Dün sabah erkenden, çok kişi henüz evden çıkmamışken, devlet daireleri açılmamışken "TBMM Başkanı Köksal Toptan'la" konuştuk.
Köksal bey "erkencidir."
Gazeteleri "erkenden" okur.
TV'leri "erkenden" izler.
Dün de öyle yaptı.
Medyada "seviyeli tartışma" yazıları vardı.
Biz "hangi seviye" dedik.
Köksal bey "tepki vermedi."
***
Köksal Toptan:
* Bu tartışmanın TBMM çatısı altında olmaması için elimden gelen gayreti gösterdim.
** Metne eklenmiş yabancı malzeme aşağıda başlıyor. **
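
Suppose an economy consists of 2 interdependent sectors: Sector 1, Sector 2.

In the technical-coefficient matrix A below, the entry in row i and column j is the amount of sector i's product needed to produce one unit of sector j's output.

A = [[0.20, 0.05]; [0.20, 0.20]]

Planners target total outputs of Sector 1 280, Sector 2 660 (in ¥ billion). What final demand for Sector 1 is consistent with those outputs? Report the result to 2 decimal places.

d_1 = 191.00

I − A =
  [   0.80    -0.05]
  [  -0.20     0.80]
d = (I − A) x:
  d_1 = (+0.80)·280 + (-0.05)·660 = 191.00
  d_2 = (-0.20)·280 + (+0.80)·660 = 472.00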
* İki milletvekili arkadaşımızın emrivakileri ile karşı karşıya kaldım.
* Bu olay bir emsal oluşturmamalı.
* Benden daha büyük bir salon istediler, vermedim.
***
Dedik ki "nasıl buldunuz?"
Köksal bey "sorumuza yanıt vermedi."
"Konuyu" değiştirdi:
* Milletvekili gelir ve Meclis Basın Bürosu'nda açıklama yapacağım derse, bunu engelleme hakkım yok.
* Ama perşembe günkü formatta yapılmaması lazımdı.
* Tekrar edilmek istenirse, hayır... TBMM çatısı altında, böyle bir formatta, asla.
***
- Sayın Meclis Başkanı... Tartışmayı nasıl buldunuz?
- Benim uyarılarımı, kamuoyunun hassasiyetini dikkate aldılar... Kırıcı konuşmadılar.
- İçerik sayın Toptan, içerik... Siyaset ve eroin, siyaset ve hayali ihracat sözcükleri 1.5 saat birlikte kullanıldı.
Köksal Toptan:
- Meclis Başkanı olarak, içerikle ilgili bir yorum yapmam... Yorumu halk yapar.